Survivors of Titanic connected to Amsterdam
Two women from city chronicled their stories
By Bob Cudmore, Focus on History, Daily Gazette, 07-09-05
Two women with connections to Amsterdam survived the sinking of the Titanic in 1912. One was born in Amsterdam and the other spent her final days at a local nursing home.
The Amsterdam native who survived the famous ship disaster was Jane Anne Forby Hoyt. Born in 1877, she attended Amsterdam High School and worked as a stenographer. Her parents were Mr. and Mrs. Frank Forby of 30 Chestnut Street. Her father was a health inspector.
In 1906, Jane Forby moved to New York City after marrying Frederick Hoyt, a businessman and yachtsman. According to The Recorder, they booked passage on the Titanic’s maiden voyage to New York partly because Frederick Hoyt knew the captain, Edward J. Smith, and the ship’s surgeon, Dr. William O’Loughlin.
In an interview after their rescue, Jane Hoyt said that she had felt the reversing of the ship’s engines in the middle of that night to remember and “saw something white” going by. Dr. O’Loughlin told the Hoyts to get dressed and assemble on deck where lifeboats were being loaded following the collision with an iceberg. The Hoyts abandoned their lifeboat seats when a crush of people came from steerage. Jane Hoyt was convinced to get aboard the last lifeboat that successfully left the Titanic.
Frederick Hoyt’s rescue is detailed in a 1912 article in the Paterson Morning Call in New Jersey. After leaving his wife in the lifeboat, Hoyt went to the bridge and joined Captain Smith in a stiff drink in the Captain’s stateroom. Hoyt then went to a lower deck and jumped into the water.
Hoyt was found by a lifeboat crew, dragged on board and, according to the newspaper, “One of the women passengers saw his almost naked condition and in pitiful compassion drew from about her shoulders a long fur robe and threw it about the half frozen man.”
The compassionate woman was Jane Anne Hoyt and, according to the newspaper, she shrieked, “My God it’s my husband.”
Several hours later, the Cunard liner Carpathia picked up their lifeboat.
Frank Forby traveled by train from Amsterdam to New York City to meet the Carpathia when his daughter and her husband arrived on April 18th. Jane Hoyt died in 1932 in Long Beach, California. Her husband died in New York City in 1940.
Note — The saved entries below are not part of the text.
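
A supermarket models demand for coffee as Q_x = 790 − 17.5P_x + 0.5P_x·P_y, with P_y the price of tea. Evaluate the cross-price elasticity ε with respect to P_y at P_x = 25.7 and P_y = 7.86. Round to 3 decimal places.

0.229

At P_x = 25.7 and P_y = 7.86: Q_x = 441.251.
∂Q_x/∂P_y = 0.5P_x = 0.5(25.7) = 12.8500.
ε = (∂Q_x/∂P_y)(P_y/Q_x) = 12.8500 × (7.86/441.251) ≈ 0.229.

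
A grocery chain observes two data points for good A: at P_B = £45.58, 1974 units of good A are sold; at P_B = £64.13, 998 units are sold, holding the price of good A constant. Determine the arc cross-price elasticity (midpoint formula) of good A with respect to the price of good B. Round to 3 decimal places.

ΔQ_A = 998 − 1974 = -976; ΔP_B = 64.13 − 45.58 = 18.55.
Midpoints: Q̄_A = 1486.0, P̄_B = 54.85.
ε = (ΔQ_A/Q̄_A)/(ΔP_B/P̄_B) = (-976/1486.0)/(18.55/54.85) ≈ -1.942.

-1.942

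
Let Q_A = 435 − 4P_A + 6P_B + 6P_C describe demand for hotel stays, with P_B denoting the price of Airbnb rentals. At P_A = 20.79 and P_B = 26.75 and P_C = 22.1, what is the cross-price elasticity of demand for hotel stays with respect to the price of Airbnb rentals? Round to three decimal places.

At P_A = 20.79 and P_B = 26.75 and P_C = 22.1: Q_A = 644.94.
∂Q_A/∂P_B = 6.
ε = (∂Q_A/∂P_B)(P_B/Q_A) = 6 × (26.75/644.94) ≈ 0.249.

0.249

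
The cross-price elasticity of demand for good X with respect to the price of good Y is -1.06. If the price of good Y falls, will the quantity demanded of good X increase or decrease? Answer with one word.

increase

ε < 0 and the price of good Y falls, so the quantity of good X moves in the opposite direction: it increases.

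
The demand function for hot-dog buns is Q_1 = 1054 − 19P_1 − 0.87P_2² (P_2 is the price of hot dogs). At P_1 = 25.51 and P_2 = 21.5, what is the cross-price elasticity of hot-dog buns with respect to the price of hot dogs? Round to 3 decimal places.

-4.812

At P_1 = 25.51 and P_2 = 21.5: Q_1 = 167.152.
∂Q_1/∂P_2 = -1.74P_2 = -1.74(21.5) = -37.4100.
ε = (∂Q_1/∂P_2)(P_2/Q_1) = -37.4100 × (21.5/167.152) ≈ -4.812.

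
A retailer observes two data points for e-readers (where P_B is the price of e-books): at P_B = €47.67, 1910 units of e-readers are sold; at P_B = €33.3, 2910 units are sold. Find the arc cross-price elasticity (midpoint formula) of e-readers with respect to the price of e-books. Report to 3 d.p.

-1.169

ΔQ_A = 2910 − 1910 = 1000; ΔP_B = 33.3 − 47.67 = -14.37.
Midpoints: Q̄_A = 2410.0, P̄_B = 40.48.
ε = (ΔQ_A/Q̄_A)/(ΔP_B/P̄_B) = (1000/2410.0)/(-14.37/40.48) ≈ -1.169.
ε < 0: e-readers and e-books are complements.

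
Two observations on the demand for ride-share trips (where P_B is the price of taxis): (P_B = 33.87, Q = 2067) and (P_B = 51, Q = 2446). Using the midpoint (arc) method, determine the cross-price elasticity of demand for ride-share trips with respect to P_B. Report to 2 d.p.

0.42

ΔQ_A = 2446 − 2067 = 379; ΔP_B = 51 − 33.87 = 17.13.
Midpoints: Q̄_A = 2256.5, P̄_B = 42.44.
ε = (ΔQ_A/Q̄_A)/(ΔP_B/P̄_B) = (379/2256.5)/(17.13/42.44) ≈ 0.42.
ε > 0: ride-share trips and taxis are substitutes.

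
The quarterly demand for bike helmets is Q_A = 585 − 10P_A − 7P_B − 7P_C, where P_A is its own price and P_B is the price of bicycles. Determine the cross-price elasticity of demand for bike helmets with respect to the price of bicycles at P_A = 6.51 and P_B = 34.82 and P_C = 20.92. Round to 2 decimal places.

-1.88

At P_A = 6.51 and P_B = 34.82 and P_C = 20.92: Q_A = 129.72.
∂Q_A/∂P_B = -7.
ε = (∂Q_A/∂P_B)(P_B/Q_A) = -7 × (34.82/129.72) ≈ -1.88.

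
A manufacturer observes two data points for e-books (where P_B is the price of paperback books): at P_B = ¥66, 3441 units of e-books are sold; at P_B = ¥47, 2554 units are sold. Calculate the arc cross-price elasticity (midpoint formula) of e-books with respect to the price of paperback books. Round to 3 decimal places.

0.880

ΔQ_A = 2554 − 3441 = -887; ΔP_B = 47 − 66 = -19.
Midpoints: Q̄_A = 2997.5, P̄_B = 56.50.
ε = (ΔQ_A/Q̄_A)/(ΔP_B/P̄_B) = (-887/2997.5)/(-19/56.50) ≈ 0.880.
ε > 0: e-books and paperback books are substitutes.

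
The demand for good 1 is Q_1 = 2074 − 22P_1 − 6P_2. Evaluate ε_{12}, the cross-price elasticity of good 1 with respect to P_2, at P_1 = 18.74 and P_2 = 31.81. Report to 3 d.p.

-0.130

At P_1 = 18.74 and P_2 = 31.81: Q_1 = 1470.86.
∂Q_1/∂P_2 = -6.
ε = (∂Q_1/∂P_2)(P_2/Q_1) = -6 × (31.81/1470.86) ≈ -0.130.
Since ε < 0, good 1 and good 2 are complements.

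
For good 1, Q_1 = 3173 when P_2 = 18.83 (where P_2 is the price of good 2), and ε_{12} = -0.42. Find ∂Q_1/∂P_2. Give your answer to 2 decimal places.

-70.77

ε = (∂Q_1/∂P_2)·(P_2/Q_1) ⇒ ∂Q_1/∂P_2 = ε·Q_1/P_2 = -0.42 × 3173/18.83 ≈ -70.77.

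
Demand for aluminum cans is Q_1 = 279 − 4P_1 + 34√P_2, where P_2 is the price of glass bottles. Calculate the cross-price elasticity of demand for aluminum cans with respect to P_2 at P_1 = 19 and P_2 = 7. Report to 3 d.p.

0.154

At P_1 = 19 and P_2 = 7: Q_1 = 292.956.
∂Q_1/∂P_2 = 34/(2√P_2) = 34/(2√7) = 6.4254.
ε = (∂Q_1/∂P_2)(P_2/Q_1) = 6.4254 × (7/292.956) ≈ 0.154.
ε > 0: substitutes.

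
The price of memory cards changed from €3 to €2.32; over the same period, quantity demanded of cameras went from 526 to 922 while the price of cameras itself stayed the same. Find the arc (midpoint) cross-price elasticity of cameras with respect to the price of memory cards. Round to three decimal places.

-2.140

ΔQ_A = 922 − 526 = 396; ΔP_B = 2.32 − 3 = -0.68.
Midpoints: Q̄_A = 724.0, P̄_B = 2.66.
ε = (ΔQ_A/Q̄_A)/(ΔP_B/P̄_B) = (396/724.0)/(-0.68/2.66) ≈ -2.140.
ε < 0: cameras and memory cards are complements.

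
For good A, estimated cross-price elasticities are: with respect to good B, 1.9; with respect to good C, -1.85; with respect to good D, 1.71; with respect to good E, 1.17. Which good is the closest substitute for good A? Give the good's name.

good B

Substitutes have ε > 0. Among the positive values, 1.9 (good B) is largest.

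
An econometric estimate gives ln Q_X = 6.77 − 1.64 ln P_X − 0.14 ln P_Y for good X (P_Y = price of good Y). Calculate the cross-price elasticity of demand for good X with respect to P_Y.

In a log-linear (constant-elasticity) demand function, the coefficient on ln P_Y is the cross-price elasticity.
ε = -0.14. Negative, so good X and good Y are complements.

-0.14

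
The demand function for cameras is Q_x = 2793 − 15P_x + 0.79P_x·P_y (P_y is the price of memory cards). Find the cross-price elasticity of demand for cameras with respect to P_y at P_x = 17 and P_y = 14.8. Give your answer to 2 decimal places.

0.07

At P_x = 17 and P_y = 14.8: Q_x = 2736.764.
∂Q_x/∂P_y = 0.79P_x = 0.79(17) = 13.4300.
ε = (∂Q_x/∂P_y)(P_y/Q_x) = 13.4300 × (14.8/2736.764) ≈ 0.07.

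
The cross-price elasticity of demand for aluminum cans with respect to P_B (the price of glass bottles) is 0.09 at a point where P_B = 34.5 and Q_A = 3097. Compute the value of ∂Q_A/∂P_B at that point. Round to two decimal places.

8.08

ε = (∂Q_A/∂P_B)·(P_B/Q_A) ⇒ ∂Q_A/∂P_B = ε·Q_A/P_B = 0.09 × 3097/34.5 ≈ 8.08.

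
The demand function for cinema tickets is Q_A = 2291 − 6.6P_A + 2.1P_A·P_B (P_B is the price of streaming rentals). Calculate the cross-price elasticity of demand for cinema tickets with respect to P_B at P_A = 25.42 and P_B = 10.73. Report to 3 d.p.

At P_A = 25.42 and P_B = 10.73: Q_A = 2696.017.
∂Q_A/∂P_B = 2.1P_A = 2.1(25.42) = 53.3820.
ε = (∂Q_A/∂P_B)(P_B/Q_A) = 53.3820 × (10.73/2696.017) ≈ 0.212.
ε > 0: substitutes.

0.212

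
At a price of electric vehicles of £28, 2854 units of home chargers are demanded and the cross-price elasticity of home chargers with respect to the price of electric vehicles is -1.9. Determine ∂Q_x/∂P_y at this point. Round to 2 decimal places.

-193.66

ε = (∂Q_x/∂P_y)·(P_y/Q_x) ⇒ ∂Q_x/∂P_y = ε·Q_x/P_y = -1.9 × 2854/28 ≈ -193.66.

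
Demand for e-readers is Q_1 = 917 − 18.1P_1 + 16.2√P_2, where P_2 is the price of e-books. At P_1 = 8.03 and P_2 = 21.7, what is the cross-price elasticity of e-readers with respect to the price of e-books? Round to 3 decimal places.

0.045

At P_1 = 8.03 and P_2 = 21.7: Q_1 = 847.122.
∂Q_1/∂P_2 = 16.2/(2√P_2) = 16.2/(2√21.7) = 1.7388.
ε = (∂Q_1/∂P_2)(P_2/Q_1) = 1.7388 × (21.7/847.122) ≈ 0.045.
ε > 0: substitutes.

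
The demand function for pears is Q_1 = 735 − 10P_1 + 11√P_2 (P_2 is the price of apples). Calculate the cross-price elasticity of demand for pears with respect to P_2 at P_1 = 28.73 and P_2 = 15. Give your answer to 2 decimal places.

0.04

At P_1 = 28.73 and P_2 = 15: Q_1 = 490.303.
∂Q_1/∂P_2 = 11/(2√P_2) = 11/(2√15) = 1.4201.
ε = (∂Q_1/∂P_2)(P_2/Q_1) = 1.4201 × (15/490.303) ≈ 0.04.
ε > 0: substitutes.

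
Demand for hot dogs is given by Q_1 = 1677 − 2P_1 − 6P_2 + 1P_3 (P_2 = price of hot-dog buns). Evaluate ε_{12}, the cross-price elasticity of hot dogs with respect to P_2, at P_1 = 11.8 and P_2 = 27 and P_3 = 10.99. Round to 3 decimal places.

At P_1 = 11.8 and P_2 = 27 and P_3 = 10.99: Q_1 = 1502.39.
∂Q_1/∂P_2 = -6.
ε = (∂Q_1/∂P_2)(P_2/Q_1) = -6 × (27/1502.39) ≈ -0.108.

-0.108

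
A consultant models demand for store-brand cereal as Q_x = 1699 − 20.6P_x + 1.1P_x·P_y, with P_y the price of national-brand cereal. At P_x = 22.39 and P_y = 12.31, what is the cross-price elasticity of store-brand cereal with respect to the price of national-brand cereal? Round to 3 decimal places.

0.197

At P_x = 22.39 and P_y = 12.31: Q_x = 1540.949.
∂Q_x/∂P_y = 1.1P_x = 1.1(22.39) = 24.6290.
ε = (∂Q_x/∂P_y)(P_y/Q_x) = 24.6290 × (12.31/1540.949) ≈ 0.197.
ε > 0: substitutes.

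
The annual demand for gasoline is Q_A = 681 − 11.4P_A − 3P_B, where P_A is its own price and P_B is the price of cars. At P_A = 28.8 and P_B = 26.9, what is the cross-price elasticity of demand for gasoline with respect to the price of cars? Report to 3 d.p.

At P_A = 28.8 and P_B = 26.9: Q_A = 271.98.
∂Q_A/∂P_B = -3.
ε = (∂Q_A/∂P_B)(P_B/Q_A) = -3 × (26.9/271.98) ≈ -0.297.
Since ε < 0, gasoline and cars are complements.

-0.297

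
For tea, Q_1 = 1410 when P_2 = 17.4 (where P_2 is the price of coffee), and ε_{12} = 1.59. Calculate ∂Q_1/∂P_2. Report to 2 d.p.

128.84

ε = (∂Q_1/∂P_2)·(P_2/Q_1) ⇒ ∂Q_1/∂P_2 = ε·Q_1/P_2 = 1.59 × 1410/17.4 ≈ 128.84.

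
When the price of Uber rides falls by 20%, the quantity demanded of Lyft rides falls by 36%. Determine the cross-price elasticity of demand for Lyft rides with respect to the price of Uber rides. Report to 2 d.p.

ε = (%ΔQ of Lyft rides) / (%ΔP of Uber rides) = (-36%) / (-20%) ≈ 1.80.

1.80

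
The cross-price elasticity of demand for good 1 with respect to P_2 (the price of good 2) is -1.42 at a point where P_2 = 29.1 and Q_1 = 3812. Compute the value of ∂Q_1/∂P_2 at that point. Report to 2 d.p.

ε = (∂Q_1/∂P_2)·(P_2/Q_1) ⇒ ∂Q_1/∂P_2 = ε·Q_1/P_2 = -1.42 × 3812/29.1 ≈ -186.02.

-186.02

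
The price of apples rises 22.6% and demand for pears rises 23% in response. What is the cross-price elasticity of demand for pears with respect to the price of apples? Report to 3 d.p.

1.018

ε = (%ΔQ of pears) / (%ΔP of apples) = (23%) / (22.6%) ≈ 1.018.
Positive cross-price elasticity: substitutes.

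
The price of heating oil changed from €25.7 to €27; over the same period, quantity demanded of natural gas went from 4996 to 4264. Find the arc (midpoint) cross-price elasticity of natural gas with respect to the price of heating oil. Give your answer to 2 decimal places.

-3.20

ΔQ_A = 4264 − 4996 = -732; ΔP_B = 27 − 25.7 = 1.3.
Midpoints: Q̄_A = 4630.0, P̄_B = 26.35.
ε = (ΔQ_A/Q̄_A)/(ΔP_B/P̄_B) = (-732/4630.0)/(1.3/26.35) ≈ -3.20.
ε < 0: natural gas and heating oil are complements.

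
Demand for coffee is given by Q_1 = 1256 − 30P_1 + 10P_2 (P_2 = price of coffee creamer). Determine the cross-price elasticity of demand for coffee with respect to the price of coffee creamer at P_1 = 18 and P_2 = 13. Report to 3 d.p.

At P_1 = 18 and P_2 = 13: Q_1 = 846.
∂Q_1/∂P_2 = 10.
ε = (∂Q_1/∂P_2)(P_2/Q_1) = 10 × (13/846) ≈ 0.154.

0.154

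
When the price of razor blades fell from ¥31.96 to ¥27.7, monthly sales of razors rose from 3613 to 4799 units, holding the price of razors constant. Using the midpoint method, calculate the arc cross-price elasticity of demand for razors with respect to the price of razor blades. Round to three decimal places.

-1.975

ΔQ_A = 4799 − 3613 = 1186; ΔP_B = 27.7 − 31.96 = -4.26.
Midpoints: Q̄_A = 4206.0, P̄_B = 29.83.
ε = (ΔQ_A/Q̄_A)/(ΔP_B/P̄_B) = (1186/4206.0)/(-4.26/29.83) ≈ -1.975.
ε < 0: razors and razor blades are complements.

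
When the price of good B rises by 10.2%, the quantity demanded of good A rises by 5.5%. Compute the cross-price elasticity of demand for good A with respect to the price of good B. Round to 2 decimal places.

0.54

ε = (%ΔQ of good A) / (%ΔP of good B) = (5.5%) / (10.2%) ≈ 0.54.
Positive cross-price elasticity: substitutes.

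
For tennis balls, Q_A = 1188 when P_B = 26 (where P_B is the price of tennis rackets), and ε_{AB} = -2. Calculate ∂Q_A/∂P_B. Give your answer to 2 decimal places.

-91.38

ε = (∂Q_A/∂P_B)·(P_B/Q_A) ⇒ ∂Q_A/∂P_B = ε·Q_A/P_B = -2 × 1188/26 ≈ -91.38.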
Another Titanic survivor died at Mount Loretto Nursing Home in the Town of Amsterdam in 1959 at the age of 83. A native of Washington, D.C., Miss Marie C. Young was well connected, having given piano lessons to the children of President Theodore Roosevelt. She was on the Titanic as a traveling companion to Mrs. J. Stuart White of New York City. Both were rescued.
Young lived in New York City until she entered Mount Loretto. The only relative listed in her Recorder obituary was a great niece in Loudonville.
Young wrote an article about the Titanic for the National Magazine. She also denied a story that she had conversed with Presidential aide Archibald Butt as the disaster unfolded. Butt, who died that night, had been a military attaché to Presidents Roosevelt and Taft. In a letter to Taft, Young said, “The alleged interview (with Major Butt) is entirely an invention, by some officious reporter; who thereby brought much distress to many of Major Butt's near relatives and friends. When they wrote me of what a comfort the story was to them, I had to tell them it was untrue, as no such deception could be carried through.”
She said she last saw Major Butt before the disaster as he was walking on deck.